CFD Trade Sizing: How To Manage Your Risk
Incorporating a suitable risk management plan into your CFD trading trading plan is the single most important aspect of CFD trading. Risk management entails determining the amount of money that you want to allocate to every trade to ensure that you can carry on trading should you sustain a loss on the position.
Trading CFDs with no proper risk management plan can expose you to unnecessary risk. For instance, if you allocate a significant portion of your trading resources to a trade without a proper risk management strategy, you put all your trading capital in danger, meaning that if you sustain a loss you’ll no longer be in a position to trade. Losing your entire capital base can force you out of the market and you will not even have the chance to regain your losses.
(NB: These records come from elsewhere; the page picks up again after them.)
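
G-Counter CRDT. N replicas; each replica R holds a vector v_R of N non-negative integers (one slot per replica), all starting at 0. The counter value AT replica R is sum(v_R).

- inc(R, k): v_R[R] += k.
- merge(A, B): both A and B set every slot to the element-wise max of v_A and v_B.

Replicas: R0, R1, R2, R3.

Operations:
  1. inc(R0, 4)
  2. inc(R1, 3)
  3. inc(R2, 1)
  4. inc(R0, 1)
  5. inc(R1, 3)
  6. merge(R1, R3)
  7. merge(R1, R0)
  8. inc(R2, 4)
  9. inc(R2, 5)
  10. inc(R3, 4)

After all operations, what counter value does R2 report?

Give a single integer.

Op 1: inc R0 by 4 -> R0=(4,0,0,0) value=4
Op 2: inc R1 by 3 -> R1=(0,3,0,0) value=3
Op 3: inc R2 by 1 -> R2=(0,0,1,0) value=1
Op 4: inc R0 by 1 -> R0=(5,0,0,0) value=5
Op 5: inc R1 by 3 -> R1=(0,6,0,0) value=6
Op 6: merge R1<->R3 -> R1=(0,6,0,0) R3=(0,6,0,0)
Op 7: merge R1<->R0 -> R1=(5,6,0,0) R0=(5,6,0,0)
Op 8: inc R2 by 4 -> R2=(0,0,5,0) value=5
Op 9: inc R2 by 5 -> R2=(0,0,10,0) value=10
Op 10: inc R3 by 4 -> R3=(0,6,0,4) value=10

Answer: 10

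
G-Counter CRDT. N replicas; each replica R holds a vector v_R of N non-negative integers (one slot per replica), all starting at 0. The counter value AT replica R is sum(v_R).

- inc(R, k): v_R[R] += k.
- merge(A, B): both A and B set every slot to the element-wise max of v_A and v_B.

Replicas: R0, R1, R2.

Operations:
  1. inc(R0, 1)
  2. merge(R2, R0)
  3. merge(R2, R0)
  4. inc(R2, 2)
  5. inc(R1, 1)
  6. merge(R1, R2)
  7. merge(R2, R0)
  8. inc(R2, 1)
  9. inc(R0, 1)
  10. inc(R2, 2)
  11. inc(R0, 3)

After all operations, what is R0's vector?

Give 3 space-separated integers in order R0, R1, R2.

Answer: 5 1 2

Derivation:
Op 1: inc R0 by 1 -> R0=(1,0,0) value=1
Op 2: merge R2<->R0 -> R2=(1,0,0) R0=(1,0,0)
Op 3: merge R2<->R0 -> R2=(1,0,0) R0=(1,0,0)
Op 4: inc R2 by 2 -> R2=(1,0,2) value=3
Op 5: inc R1 by 1 -> R1=(0,1,0) value=1
Op 6: merge R1<->R2 -> R1=(1,1,2) R2=(1,1,2)
Op 7: merge R2<->R0 -> R2=(1,1,2) R0=(1,1,2)
Op 8: inc R2 by 1 -> R2=(1,1,3) value=5
Op 9: inc R0 by 1 -> R0=(2,1,2) value=5
Op 10: inc R2 by 2 -> R2=(1,1,5) value=7
Op 11: inc R0 by 3 -> R0=(5,1,2) value=8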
The most typical type of risk management is position sizing, this is also called the fixed dollar trade size model. In this example an equal quantity of capital is used for each trade.
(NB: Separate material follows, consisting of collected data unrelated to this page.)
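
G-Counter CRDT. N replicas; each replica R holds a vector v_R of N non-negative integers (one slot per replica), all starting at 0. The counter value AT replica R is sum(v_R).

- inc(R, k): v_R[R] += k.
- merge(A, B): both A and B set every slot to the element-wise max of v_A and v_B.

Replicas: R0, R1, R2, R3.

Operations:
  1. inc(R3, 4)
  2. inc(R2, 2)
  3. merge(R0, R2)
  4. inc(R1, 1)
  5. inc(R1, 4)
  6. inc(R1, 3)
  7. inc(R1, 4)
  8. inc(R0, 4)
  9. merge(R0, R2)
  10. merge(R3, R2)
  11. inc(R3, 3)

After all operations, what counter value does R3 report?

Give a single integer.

Answer: 13

Derivation:
Op 1: inc R3 by 4 -> R3=(0,0,0,4) value=4
Op 2: inc R2 by 2 -> R2=(0,0,2,0) value=2
Op 3: merge R0<->R2 -> R0=(0,0,2,0) R2=(0,0,2,0)
Op 4: inc R1 by 1 -> R1=(0,1,0,0) value=1
Op 5: inc R1 by 4 -> R1=(0,5,0,0) value=5
Op 6: inc R1 by 3 -> R1=(0,8,0,0) value=8
Op 7: inc R1 by 4 -> R1=(0,12,0,0) value=12
Op 8: inc R0 by 4 -> R0=(4,0,2,0) value=6
Op 9: merge R0<->R2 -> R0=(4,0,2,0) R2=(4,0,2,0)
Op 10: merge R3<->R2 -> R3=(4,0,2,4) R2=(4,0,2,4)
Op 11: inc R3 by 3 -> R3=(4,0,2,7) value=13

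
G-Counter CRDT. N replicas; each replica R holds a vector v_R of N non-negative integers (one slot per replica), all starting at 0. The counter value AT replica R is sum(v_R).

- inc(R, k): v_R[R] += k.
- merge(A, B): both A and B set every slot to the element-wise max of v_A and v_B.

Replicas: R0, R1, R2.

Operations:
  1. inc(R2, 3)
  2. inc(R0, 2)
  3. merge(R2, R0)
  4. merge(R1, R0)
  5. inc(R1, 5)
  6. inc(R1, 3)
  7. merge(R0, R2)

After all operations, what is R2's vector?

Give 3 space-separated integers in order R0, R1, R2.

Op 1: inc R2 by 3 -> R2=(0,0,3) value=3
Op 2: inc R0 by 2 -> R0=(2,0,0) value=2
Op 3: merge R2<->R0 -> R2=(2,0,3) R0=(2,0,3)
Op 4: merge R1<->R0 -> R1=(2,0,3) R0=(2,0,3)
Op 5: inc R1 by 5 -> R1=(2,5,3) value=10
Op 6: inc R1 by 3 -> R1=(2,8,3) value=13
Op 7: merge R0<->R2 -> R0=(2,0,3) R2=(2,0,3)

Answer: 2 0 3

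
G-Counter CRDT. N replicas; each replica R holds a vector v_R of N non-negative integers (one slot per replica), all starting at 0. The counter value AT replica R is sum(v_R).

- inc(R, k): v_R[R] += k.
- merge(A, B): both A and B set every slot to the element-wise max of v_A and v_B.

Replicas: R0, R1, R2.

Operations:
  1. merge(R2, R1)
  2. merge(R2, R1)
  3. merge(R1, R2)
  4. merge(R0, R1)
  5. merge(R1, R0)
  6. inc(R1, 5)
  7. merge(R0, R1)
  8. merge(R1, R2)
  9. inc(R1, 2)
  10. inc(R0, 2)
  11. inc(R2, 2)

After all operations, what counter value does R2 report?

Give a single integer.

Op 1: merge R2<->R1 -> R2=(0,0,0) R1=(0,0,0)
Op 2: merge R2<->R1 -> R2=(0,0,0) R1=(0,0,0)
Op 3: merge R1<->R2 -> R1=(0,0,0) R2=(0,0,0)
Op 4: merge R0<->R1 -> R0=(0,0,0) R1=(0,0,0)
Op 5: merge R1<->R0 -> R1=(0,0,0) R0=(0,0,0)
Op 6: inc R1 by 5 -> R1=(0,5,0) value=5
Op 7: merge R0<->R1 -> R0=(0,5,0) R1=(0,5,0)
Op 8: merge R1<->R2 -> R1=(0,5,0) R2=(0,5,0)
Op 9: inc R1 by 2 -> R1=(0,7,0) value=7
Op 10: inc R0 by 2 -> R0=(2,5,0) value=7
Op 11: inc R2 by 2 -> R2=(0,5,2) value=7

Answer: 7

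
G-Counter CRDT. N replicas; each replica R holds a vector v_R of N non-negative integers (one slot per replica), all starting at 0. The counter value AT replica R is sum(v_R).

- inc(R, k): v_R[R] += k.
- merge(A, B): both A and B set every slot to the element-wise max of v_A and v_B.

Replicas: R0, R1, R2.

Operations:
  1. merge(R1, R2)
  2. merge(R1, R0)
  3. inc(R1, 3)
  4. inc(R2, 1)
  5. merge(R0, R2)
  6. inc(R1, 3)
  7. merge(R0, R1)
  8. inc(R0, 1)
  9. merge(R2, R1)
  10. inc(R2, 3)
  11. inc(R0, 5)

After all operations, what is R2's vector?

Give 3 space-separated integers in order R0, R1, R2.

Op 1: merge R1<->R2 -> R1=(0,0,0) R2=(0,0,0)
Op 2: merge R1<->R0 -> R1=(0,0,0) R0=(0,0,0)
Op 3: inc R1 by 3 -> R1=(0,3,0) value=3
Op 4: inc R2 by 1 -> R2=(0,0,1) value=1
Op 5: merge R0<->R2 -> R0=(0,0,1) R2=(0,0,1)
Op 6: inc R1 by 3 -> R1=(0,6,0) value=6
Op 7: merge R0<->R1 -> R0=(0,6,1) R1=(0,6,1)
Op 8: inc R0 by 1 -> R0=(1,6,1) value=8
Op 9: merge R2<->R1 -> R2=(0,6,1) R1=(0,6,1)
Op 10: inc R2 by 3 -> R2=(0,6,4) value=10
Op 11: inc R0 by 5 -> R0=(6,6,1) value=13

Answer: 0 6 4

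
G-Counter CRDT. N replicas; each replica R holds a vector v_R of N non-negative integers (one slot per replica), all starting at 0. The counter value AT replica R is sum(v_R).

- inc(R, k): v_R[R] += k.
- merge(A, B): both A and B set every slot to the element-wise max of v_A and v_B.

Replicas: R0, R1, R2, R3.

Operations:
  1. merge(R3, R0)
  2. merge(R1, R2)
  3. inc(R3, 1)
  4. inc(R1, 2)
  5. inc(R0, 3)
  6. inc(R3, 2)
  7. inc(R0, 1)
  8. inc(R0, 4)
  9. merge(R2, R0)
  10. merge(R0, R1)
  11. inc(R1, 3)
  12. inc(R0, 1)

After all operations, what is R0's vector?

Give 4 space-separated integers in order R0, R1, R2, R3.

Op 1: merge R3<->R0 -> R3=(0,0,0,0) R0=(0,0,0,0)
Op 2: merge R1<->R2 -> R1=(0,0,0,0) R2=(0,0,0,0)
Op 3: inc R3 by 1 -> R3=(0,0,0,1) value=1
Op 4: inc R1 by 2 -> R1=(0,2,0,0) value=2
Op 5: inc R0 by 3 -> R0=(3,0,0,0) value=3
Op 6: inc R3 by 2 -> R3=(0,0,0,3) value=3
Op 7: inc R0 by 1 -> R0=(4,0,0,0) value=4
Op 8: inc R0 by 4 -> R0=(8,0,0,0) value=8
Op 9: merge R2<->R0 -> R2=(8,0,0,0) R0=(8,0,0,0)
Op 10: merge R0<->R1 -> R0=(8,2,0,0) R1=(8,2,0,0)
Op 11: inc R1 by 3 -> R1=(8,5,0,0) value=13
Op 12: inc R0 by 1 -> R0=(9,2,0,0) value=11

Answer: 9 2 0 0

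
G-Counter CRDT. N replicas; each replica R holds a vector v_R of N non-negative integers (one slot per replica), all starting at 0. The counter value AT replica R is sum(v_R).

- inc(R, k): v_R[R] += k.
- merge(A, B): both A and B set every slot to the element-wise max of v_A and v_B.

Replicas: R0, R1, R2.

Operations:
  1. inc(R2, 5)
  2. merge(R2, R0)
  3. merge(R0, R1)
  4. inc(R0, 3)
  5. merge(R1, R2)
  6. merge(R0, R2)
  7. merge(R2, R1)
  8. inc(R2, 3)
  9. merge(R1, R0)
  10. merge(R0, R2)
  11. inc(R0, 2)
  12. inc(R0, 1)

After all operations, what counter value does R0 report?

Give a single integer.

Op 1: inc R2 by 5 -> R2=(0,0,5) value=5
Op 2: merge R2<->R0 -> R2=(0,0,5) R0=(0,0,5)
Op 3: merge R0<->R1 -> R0=(0,0,5) R1=(0,0,5)
Op 4: inc R0 by 3 -> R0=(3,0,5) value=8
Op 5: merge R1<->R2 -> R1=(0,0,5) R2=(0,0,5)
Op 6: merge R0<->R2 -> R0=(3,0,5) R2=(3,0,5)
Op 7: merge R2<->R1 -> R2=(3,0,5) R1=(3,0,5)
Op 8: inc R2 by 3 -> R2=(3,0,8) value=11
Op 9: merge R1<->R0 -> R1=(3,0,5) R0=(3,0,5)
Op 10: merge R0<->R2 -> R0=(3,0,8) R2=(3,0,8)
Op 11: inc R0 by 2 -> R0=(5,0,8) value=13
Op 12: inc R0 by 1 -> R0=(6,0,8) value=14

Answer: 14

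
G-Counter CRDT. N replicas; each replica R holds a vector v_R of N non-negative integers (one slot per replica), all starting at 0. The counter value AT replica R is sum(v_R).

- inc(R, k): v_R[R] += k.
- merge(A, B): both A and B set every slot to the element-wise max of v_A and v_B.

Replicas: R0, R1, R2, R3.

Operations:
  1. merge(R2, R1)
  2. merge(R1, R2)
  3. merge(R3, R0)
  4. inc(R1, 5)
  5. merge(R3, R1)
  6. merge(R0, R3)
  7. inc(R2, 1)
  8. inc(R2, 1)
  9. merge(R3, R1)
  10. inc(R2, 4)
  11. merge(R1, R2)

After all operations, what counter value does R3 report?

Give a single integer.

Op 1: merge R2<->R1 -> R2=(0,0,0,0) R1=(0,0,0,0)
Op 2: merge R1<->R2 -> R1=(0,0,0,0) R2=(0,0,0,0)
Op 3: merge R3<->R0 -> R3=(0,0,0,0) R0=(0,0,0,0)
Op 4: inc R1 by 5 -> R1=(0,5,0,0) value=5
Op 5: merge R3<->R1 -> R3=(0,5,0,0) R1=(0,5,0,0)
Op 6: merge R0<->R3 -> R0=(0,5,0,0) R3=(0,5,0,0)
Op 7: inc R2 by 1 -> R2=(0,0,1,0) value=1
Op 8: inc R2 by 1 -> R2=(0,0,2,0) value=2
Op 9: merge R3<->R1 -> R3=(0,5,0,0) R1=(0,5,0,0)
Op 10: inc R2 by 4 -> R2=(0,0,6,0) value=6
Op 11: merge R1<->R2 -> R1=(0,5,6,0) R2=(0,5,6,0)

Answer: 5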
As an example, if you have $100,000 to invest, you will need to determine just how much to put into the trade. To work this out you’d simply divide $100,000 by the cost of the CFD. If the last traded price of the CFD was $8.50 you’d divide this by $100,000 to work out the total amount of CFDs you can buy. In this instance the number is 11,764.
In order to work out the total amount of risk involved in the trade you’ll have to determine how much you can afford to lose should the CFD move against you and place your stop-loss at this point. This is also referred to as the stop-loss distance, that is the distance between the entry and stop-loss price.
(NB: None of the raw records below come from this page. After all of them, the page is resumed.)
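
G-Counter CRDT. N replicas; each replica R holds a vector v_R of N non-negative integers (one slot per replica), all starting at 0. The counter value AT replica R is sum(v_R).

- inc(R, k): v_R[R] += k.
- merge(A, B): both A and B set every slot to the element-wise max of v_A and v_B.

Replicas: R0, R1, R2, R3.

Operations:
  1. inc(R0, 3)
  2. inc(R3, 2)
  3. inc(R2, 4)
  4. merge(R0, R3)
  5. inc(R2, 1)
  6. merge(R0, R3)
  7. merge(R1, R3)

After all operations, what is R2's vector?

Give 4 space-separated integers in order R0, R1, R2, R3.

Op 1: inc R0 by 3 -> R0=(3,0,0,0) value=3
Op 2: inc R3 by 2 -> R3=(0,0,0,2) value=2
Op 3: inc R2 by 4 -> R2=(0,0,4,0) value=4
Op 4: merge R0<->R3 -> R0=(3,0,0,2) R3=(3,0,0,2)
Op 5: inc R2 by 1 -> R2=(0,0,5,0) value=5
Op 6: merge R0<->R3 -> R0=(3,0,0,2) R3=(3,0,0,2)
Op 7: merge R1<->R3 -> R1=(3,0,0,2) R3=(3,0,0,2)

Answer: 0 0 5 0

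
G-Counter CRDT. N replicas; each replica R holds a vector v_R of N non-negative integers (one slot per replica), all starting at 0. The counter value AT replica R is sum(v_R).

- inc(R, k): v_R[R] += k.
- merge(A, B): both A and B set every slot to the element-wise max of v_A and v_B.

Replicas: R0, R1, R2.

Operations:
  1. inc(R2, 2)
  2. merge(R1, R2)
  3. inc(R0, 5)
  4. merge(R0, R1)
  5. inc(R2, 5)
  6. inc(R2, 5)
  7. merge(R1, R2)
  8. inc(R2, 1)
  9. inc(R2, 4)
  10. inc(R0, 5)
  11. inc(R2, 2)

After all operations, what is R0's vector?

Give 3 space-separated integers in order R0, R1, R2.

Answer: 10 0 2

Derivation:
Op 1: inc R2 by 2 -> R2=(0,0,2) value=2
Op 2: merge R1<->R2 -> R1=(0,0,2) R2=(0,0,2)
Op 3: inc R0 by 5 -> R0=(5,0,0) value=5
Op 4: merge R0<->R1 -> R0=(5,0,2) R1=(5,0,2)
Op 5: inc R2 by 5 -> R2=(0,0,7) value=7
Op 6: inc R2 by 5 -> R2=(0,0,12) value=12
Op 7: merge R1<->R2 -> R1=(5,0,12) R2=(5,0,12)
Op 8: inc R2 by 1 -> R2=(5,0,13) value=18
Op 9: inc R2 by 4 -> R2=(5,0,17) value=22
Op 10: inc R0 by 5 -> R0=(10,0,2) value=12
Op 11: inc R2 by 2 -> R2=(5,0,19) value=24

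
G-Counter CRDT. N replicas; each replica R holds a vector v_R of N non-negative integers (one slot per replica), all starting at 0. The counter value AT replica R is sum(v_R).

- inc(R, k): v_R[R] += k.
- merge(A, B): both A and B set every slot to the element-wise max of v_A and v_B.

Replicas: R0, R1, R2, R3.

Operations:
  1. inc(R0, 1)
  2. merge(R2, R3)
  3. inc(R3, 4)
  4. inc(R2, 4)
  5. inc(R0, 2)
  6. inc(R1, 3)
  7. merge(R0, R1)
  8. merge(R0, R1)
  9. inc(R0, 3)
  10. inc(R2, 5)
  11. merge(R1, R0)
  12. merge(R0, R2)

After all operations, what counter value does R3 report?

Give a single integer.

Op 1: inc R0 by 1 -> R0=(1,0,0,0) value=1
Op 2: merge R2<->R3 -> R2=(0,0,0,0) R3=(0,0,0,0)
Op 3: inc R3 by 4 -> R3=(0,0,0,4) value=4
Op 4: inc R2 by 4 -> R2=(0,0,4,0) value=4
Op 5: inc R0 by 2 -> R0=(3,0,0,0) value=3
Op 6: inc R1 by 3 -> R1=(0,3,0,0) value=3
Op 7: merge R0<->R1 -> R0=(3,3,0,0) R1=(3,3,0,0)
Op 8: merge R0<->R1 -> R0=(3,3,0,0) R1=(3,3,0,0)
Op 9: inc R0 by 3 -> R0=(6,3,0,0) value=9
Op 10: inc R2 by 5 -> R2=(0,0,9,0) value=9
Op 11: merge R1<->R0 -> R1=(6,3,0,0) R0=(6,3,0,0)
Op 12: merge R0<->R2 -> R0=(6,3,9,0) R2=(6,3,9,0)

Answer: 4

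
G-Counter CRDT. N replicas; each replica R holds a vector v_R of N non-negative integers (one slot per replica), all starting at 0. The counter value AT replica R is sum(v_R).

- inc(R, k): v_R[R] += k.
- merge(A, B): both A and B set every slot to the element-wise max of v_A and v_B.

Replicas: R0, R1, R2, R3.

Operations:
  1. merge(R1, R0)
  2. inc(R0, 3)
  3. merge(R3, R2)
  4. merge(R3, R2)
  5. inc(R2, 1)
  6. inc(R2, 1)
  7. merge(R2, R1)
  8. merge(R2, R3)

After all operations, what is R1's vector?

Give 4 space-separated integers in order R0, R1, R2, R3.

Op 1: merge R1<->R0 -> R1=(0,0,0,0) R0=(0,0,0,0)
Op 2: inc R0 by 3 -> R0=(3,0,0,0) value=3
Op 3: merge R3<->R2 -> R3=(0,0,0,0) R2=(0,0,0,0)
Op 4: merge R3<->R2 -> R3=(0,0,0,0) R2=(0,0,0,0)
Op 5: inc R2 by 1 -> R2=(0,0,1,0) value=1
Op 6: inc R2 by 1 -> R2=(0,0,2,0) value=2
Op 7: merge R2<->R1 -> R2=(0,0,2,0) R1=(0,0,2,0)
Op 8: merge R2<->R3 -> R2=(0,0,2,0) R3=(0,0,2,0)

Answer: 0 0 2 0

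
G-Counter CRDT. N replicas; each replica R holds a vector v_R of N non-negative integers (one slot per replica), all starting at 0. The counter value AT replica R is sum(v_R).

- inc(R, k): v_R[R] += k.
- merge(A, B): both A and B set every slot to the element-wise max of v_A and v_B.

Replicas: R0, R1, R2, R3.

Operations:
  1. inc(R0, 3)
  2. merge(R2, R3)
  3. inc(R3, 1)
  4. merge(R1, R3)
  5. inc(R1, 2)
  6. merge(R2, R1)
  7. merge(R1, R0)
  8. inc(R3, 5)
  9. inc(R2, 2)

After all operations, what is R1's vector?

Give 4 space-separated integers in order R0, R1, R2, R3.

Answer: 3 2 0 1

Derivation:
Op 1: inc R0 by 3 -> R0=(3,0,0,0) value=3
Op 2: merge R2<->R3 -> R2=(0,0,0,0) R3=(0,0,0,0)
Op 3: inc R3 by 1 -> R3=(0,0,0,1) value=1
Op 4: merge R1<->R3 -> R1=(0,0,0,1) R3=(0,0,0,1)
Op 5: inc R1 by 2 -> R1=(0,2,0,1) value=3
Op 6: merge R2<->R1 -> R2=(0,2,0,1) R1=(0,2,0,1)
Op 7: merge R1<->R0 -> R1=(3,2,0,1) R0=(3,2,0,1)
Op 8: inc R3 by 5 -> R3=(0,0,0,6) value=6
Op 9: inc R2 by 2 -> R2=(0,2,2,1) value=5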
For instance, if your stop-loss price is $8.00 and entry price was $8.50, this means that your stop-loss distance will be $0.50. If you have 10,000 CFDs your risk will be 10,000 multiplied by $0.50 or $5,000. In this instance your risk will be $5000, which equates to the quantity that you are able to lose should the trade move against you and you get stopped out.
It is also important to factor in the rate of commission and any financing costs that you could have incurred from holding the position overnight.
In the fixed dollar trade size model the quantity of CFDs that you buy and sell each time will not always be the same, this is because the stop-loss size will vary depending on the risk appetite you have on the trade.
An additional form of risk management is compounding, which means as your trading account balance increases, you are able to open larger positions.
For example, if you have a starting balance of $100,000 and you have determined that you could afford to have 10 trades open at any given time, as your account balance grows, it is possible to take on bigger trades. This plan can be used up to a point when your draw down gets too big for your liking and risk appetite.
It’s also crucial that you note that if you’re trading a CFD which has liquidity issues, you may get to a position where your trade sizes are too great, as such you will have to take smaller positions.